With a profiler that supports threads, you can determine that you have too much mutex activity, by looking for hot spots within calls to pthread_mutex_ lock, pthread_mutex_unlock, and pthread_mutex_trylock. However, this data will not be conclusive, and it may be very difficult to determine whether the high activity is due to too much mutex contention or too much locking without contention. You need more specific information on mutex contention and that requires special tools. Some thread development systems provide detailed visual tracing information that shows synchronization costs. Others provide 'metering' information on individual mutexes to tell how many times the mutex was locked, and how often threads found the mutex already locked.
8.2.2.1 Too many mutexes will not help
Beware, too, of exchanging a 'big' mutex for lots of 'tiny' mutexes. You may make matters worse. Remember, it takes time to lock a mutex, and more time to unlock that mutex. Even if you increase parallelism by designing a locking hierarchy that has very little contention, your threads may spend so much time locking and unlocking all those mutexes that they get less real work done.
Locking a mutex also affects the memory subsystem. In addition to the time you spend locking and unlocking, you may decrease the efficiency of the memory system by excessive locking. Locking a mutex, for example, might invalidate a block of cache on all processors.
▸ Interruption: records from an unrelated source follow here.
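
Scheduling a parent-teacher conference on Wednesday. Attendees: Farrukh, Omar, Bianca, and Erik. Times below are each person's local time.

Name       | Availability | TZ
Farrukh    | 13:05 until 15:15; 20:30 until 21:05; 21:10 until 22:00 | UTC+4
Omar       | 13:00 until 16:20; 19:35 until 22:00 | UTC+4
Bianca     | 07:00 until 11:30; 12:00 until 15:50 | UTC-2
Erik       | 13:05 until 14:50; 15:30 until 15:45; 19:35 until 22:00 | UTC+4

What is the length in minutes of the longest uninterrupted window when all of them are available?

105

Farrukh in UTC: 09:05-11:15, 16:30-17:05, 17:10-18:00 (subtract 4h to convert from UTC+4).
Omar in UTC: 09:00-12:20, 15:35-18:00 (subtract 4h to convert from UTC+4).
Bianca in UTC: 09:00-13:30, 14:00-17:50 (add 2h to convert from UTC-2).
Erik in UTC: 09:05-10:50, 11:30-11:45, 15:35-18:00 (subtract 4h to convert from UTC+4).
Farrukh ∩ Omar: 09:05-11:15, 16:30-17:05, 17:10-18:00.
Farrukh ∩ Omar ∩ Bianca: 09:05-11:15, 16:30-17:05, 17:10-17:50.
Farrukh ∩ Omar ∩ Bianca ∩ Erik: 09:05-10:50, 16:30-17:05, 17:10-17:50.
The longest is 09:05-10:50 at 105 minutes.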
It might stall all bus activity within some range of physical addresses.
So find out where you really need mutexes. For example, in the previous section I suggested creating a separate mutex for each data structure. Yet, if two data structures are usually used together, or if one thread will hardly ever need to use one data structure while another thread is using the second data structure, the extra mutex may decrease your overall performance.
8.2.3 Never fight over cache lines
No modern computer reads data directly from main memory. Memory that is fast enough to keep up with the computer is too expensive for that to be practical. Instead, data is fetched by the memory management unit into a fast local cache array. When the computer writes data, that, too, goes into the local cache array. The modified data may also be written to main memory immediately or may be 'flushed' to memory only when needed.
So if one processor in a multiprocessor system needs to read a value that another processor has in its cache, there must be some 'cache coherency' mechanism to ensure that it can find the correct data. More importantly, when one processor writes data to some location, all other processors that have older copies of that location in cache need to copy the new data, or record that the old data is invalid.
Computer systems commonly cache data in relatively large blocks of 64 or 128 bytes. That can improve efficiency by optimizing the references to slow main memory. It also means that, when the same 64- or 128-byte block is cached by multiple processors, and one processor writes to any part of that block, all processors caching the block must throw away the entire block.
This has serious implications for high-performance parallel computation. If two threads access different data within the same cache block, no thread will be able to take advantage of the (fast) cached copy on the processor it is using. Each read will require a new cache fill from main memory, slowing down the program.
Cache behavior may vary widely even on different computer systems using the same microprocessor chip. It is not possible to write code that is guaranteed to be optimal on all possible systems. You can substantially improve your chances, however, by being very careful to align and separate any performance-critical data used by multiple threads.